- Official name: Tadi Khola Hydropower Project
- Country: Nepal
- Location: Nuwakot District
- Coordinates: 27°55′00″N 85°21′08″E﻿ / ﻿27.91667°N 85.35222°E
- Purpose: Power
- Status: Operational
- Owner: Aadi Shakti Bidhut Bikash Co. P. Ltd

Dam and spillways
- Type of dam: Gravity
- Impounds: Tadi Khola River

Power Station
- Commission date: 2058-10-10 BS
- Type: Run-of-the-river
- Installed capacity: 5 MW

= Tadi Khola Hydropower Station =

Tadi Khola Hydropower Station (Nepali:टाडी खोला जलविद्युत आयोजना) is a run-of-river hydro-electric plant located in Nuwakot District of Nepal.

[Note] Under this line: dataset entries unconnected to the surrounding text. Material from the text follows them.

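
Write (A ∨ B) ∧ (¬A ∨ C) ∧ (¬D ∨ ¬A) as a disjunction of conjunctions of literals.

(A ∧ C ∧ ¬D) ∨ (B ∧ ¬A) ∨ (B ∧ C ∧ ¬D)

(A ∨ B) ∧ (¬A ∨ C) ∧ (¬D ∨ ¬A)
= (A ∧ ¬A ∧ ¬D) ∨ (A ∧ ¬A ∧ ¬A) ∨ (A ∧ C ∧ ¬D) ∨ (A ∧ C ∧ ¬A) ∨ (B ∧ ¬A ∧ ¬D) ∨ (B ∧ ¬A ∧ ¬A) ∨ (B ∧ C ∧ ¬D) ∨ (B ∧ C ∧ ¬A)
= (A ∧ C ∧ ¬D) ∨ (B ∧ ¬A) ∨ (B ∧ C ∧ ¬D)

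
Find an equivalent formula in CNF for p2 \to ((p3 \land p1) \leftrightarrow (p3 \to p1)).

\lnot p2 \lor p3

p2 \to ((p3 \land p1) \leftrightarrow (p3 \to p1))
≡ \lnot p2 \lor ((p3 \land p1) \leftrightarrow (p3 \to p1))   — eliminate \to
≡ \lnot p2 \lor (((p3 \land p1) \to (p3 \to p1)) \land ((p3 \to p1) \to (p3 \land p1)))   — eliminate \leftrightarrow
≡ \lnot p2 \lor ((\lnot (p3 \land p1) \lor (p3 \to p1)) \land ((p3 \to p1) \to (p3 \land p1)))   — eliminate \to
≡ \lnot p2 \lor ((\lnot (p3 \land p1) \lor \lnot p3 \lor p1) \land ((p3 \to p1) \to (p3 \land p1)))   — eliminate \to
≡ \lnot p2 \lor ((\lnot (p3 \land p1) \lor \lnot p3 \lor p1) \land (\lnot (p3 \to p1) \lor (p3 \land p1)))   — eliminate \to
≡ \lnot p2 \lor ((\lnot (p3 \land p1) \lor \lnot p3 \lor p1) \land (\lnot (\lnot p3 \lor p1) \lor (p3 \land p1)))   — eliminate \to
≡ \lnot p2 \lor ((\lnot p3 \lor \lnot p1 \lor \lnot p3 \lor p1) \land (\lnot (\lnot p3 \lor p1) \lor (p3 \land p1)))   — De Morgan
≡ \lnot p2 \lor ((\lnot p3 \lor \lnot p1 \lor \lnot p3 \lor p1) \land ((\lnot \lnot p3 \land \lnot p1) \lor (p3 \land p1)))   — De Morgan
≡ \lnot p2 \lor ((\lnot p3 \lor \lnot p1 \lor \lnot p3 \lor p1) \land ((p3 \land \lnot p1) \lor (p3 \land p1)))   — double negation
≡ (\lnot p2 \lor \lnot p3 \lor \lnot p1 \lor \lnot p3 \lor p1) \land (\lnot p2 \lor p3 \lor p3) \land (\lnot p2 \lor p3 \lor p1) \land (\lnot p2 \lor \lnot p1 \lor p3) \land (\lnot p2 \lor \lnot p1 \lor p1)   — distribute \lor over \land
≡ \lnot p2 \lor p3   — simplify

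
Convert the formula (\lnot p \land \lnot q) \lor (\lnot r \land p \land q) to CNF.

(\lnot p \land \lnot q) \lor (\lnot r \land p \land q)
≡ (\lnot p \lor \lnot r) \land (\lnot p \lor p) \land (\lnot p \lor q) \land (\lnot q \lor \lnot r) \land (\lnot q \lor p) \land (\lnot q \lor q)
≡ (\lnot p \lor \lnot r) \land (\lnot p \lor q) \land (\lnot q \lor \lnot r) \land (\lnot q \lor p)

(\lnot p \lor \lnot r) \land (\lnot p \lor q) \land (\lnot q \lor \lnot r) \land (\lnot q \lor p)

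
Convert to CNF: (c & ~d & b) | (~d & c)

(c & ~d & b) | (~d & c)
⇔ (c | ~d) & (c | c) & (~d | ~d) & (~d | c) & (b | ~d) & (b | c)   (distribute | over &)
⇔ c & ~d   (simplify)

c & ~d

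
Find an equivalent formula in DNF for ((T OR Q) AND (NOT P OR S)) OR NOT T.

((T OR Q) AND (NOT P OR S)) OR NOT T
= (T AND NOT P) OR (T AND S) OR (Q AND NOT P) OR (Q AND S) OR NOT T   (distribute AND over OR)

(T AND NOT P) OR (T AND S) OR (Q AND NOT P) OR (Q AND S) OR NOT T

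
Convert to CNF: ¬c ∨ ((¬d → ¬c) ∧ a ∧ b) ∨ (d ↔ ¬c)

(¬c ∨ a ∨ ¬d) ∧ (¬c ∨ b ∨ ¬d)

¬c ∨ ((¬d → ¬c) ∧ a ∧ b) ∨ (d ↔ ¬c)
⇔ ¬c ∨ ((¬¬d ∨ ¬c) ∧ a ∧ b) ∨ (d ↔ ¬c)
⇔ ¬c ∨ ((¬¬d ∨ ¬c) ∧ a ∧ b) ∨ ((d → ¬c) ∧ (¬c → d))
⇔ ¬c ∨ ((¬¬d ∨ ¬c) ∧ a ∧ b) ∨ ((¬d ∨ ¬c) ∧ (¬c → d))
⇔ ¬c ∨ ((¬¬d ∨ ¬c) ∧ a ∧ b) ∨ ((¬d ∨ ¬c) ∧ (¬¬c ∨ d))
⇔ ¬c ∨ ((d ∨ ¬c) ∧ a ∧ b) ∨ ((¬d ∨ ¬c) ∧ (¬¬c ∨ d))
⇔ ¬c ∨ ((d ∨ ¬c) ∧ a ∧ b) ∨ ((¬d ∨ ¬c) ∧ (c ∨ d))
⇔ (¬c ∨ d ∨ ¬c ∨ ¬d ∨ ¬c) ∧ (¬c ∨ d ∨ ¬c ∨ c ∨ d) ∧ (¬c ∨ a ∨ ¬d ∨ ¬c) ∧ (¬c ∨ a ∨ c ∨ d) ∧ (¬c ∨ b ∨ ¬d ∨ ¬c) ∧ (¬c ∨ b ∨ c ∨ d)
⇔ (¬c ∨ a ∨ ¬d) ∧ (¬c ∨ b ∨ ¬d)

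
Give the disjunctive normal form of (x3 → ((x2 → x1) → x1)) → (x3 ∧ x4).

(x3 ∧ ¬x2 ∧ ¬x1) ∨ (x3 ∧ x4)

(x3 → ((x2 → x1) → x1)) → (x3 ∧ x4)
≡ ¬(x3 → ((x2 → x1) → x1)) ∨ (x3 ∧ x4)   [eliminate →]
≡ ¬(¬x3 ∨ ((x2 → x1) → x1)) ∨ (x3 ∧ x4)   [eliminate →]
≡ ¬(¬x3 ∨ ¬(x2 → x1) ∨ x1) ∨ (x3 ∧ x4)   [eliminate →]
≡ ¬(¬x3 ∨ ¬(¬x2 ∨ x1) ∨ x1) ∨ (x3 ∧ x4)   [eliminate →]
≡ (¬¬x3 ∧ ¬¬(¬x2 ∨ x1) ∧ ¬x1) ∨ (x3 ∧ x4)   [De Morgan]
≡ (x3 ∧ ¬¬(¬x2 ∨ x1) ∧ ¬x1) ∨ (x3 ∧ x4)   [double negation]
≡ (x3 ∧ (¬x2 ∨ x1) ∧ ¬x1) ∨ (x3 ∧ x4)   [double negation]
≡ (x3 ∧ ¬x2 ∧ ¬x1) ∨ (x3 ∧ x1 ∧ ¬x1) ∨ (x3 ∧ x4)   [distribute ∧ over ∨]
≡ (x3 ∧ ¬x2 ∧ ¬x1) ∨ (x3 ∧ x4)   [simplify]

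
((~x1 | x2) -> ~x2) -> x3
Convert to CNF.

x2 | x3

((~x1 | x2) -> ~x2) -> x3
= ~((~x1 | x2) -> ~x2) | x3   [eliminate ->]
= ~(~(~x1 | x2) | ~x2) | x3   [eliminate ->]
= (~~(~x1 | x2) & ~~x2) | x3   [De Morgan]
= ((~x1 | x2) & ~~x2) | x3   [double negation]
= ((~x1 | x2) & x2) | x3   [double negation]
= (~x1 | x2 | x3) & (x2 | x3)   [distribute | over &]
= x2 | x3   [simplify]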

The flow from Tadi River is used to generate 5 MW electricity. The plant is owned and developed by Aadi Shakti Bidhut Bikash Co. P. Ltd, an IPP of Nepal. The plant started generating electricity from 2058-10-10BS. The generation licence will expire in 2103-08-05 BS, after which the plant will be handed over to the government. The power station is connected to the national grid and the electricity is sold to Nepal Electricity Authority.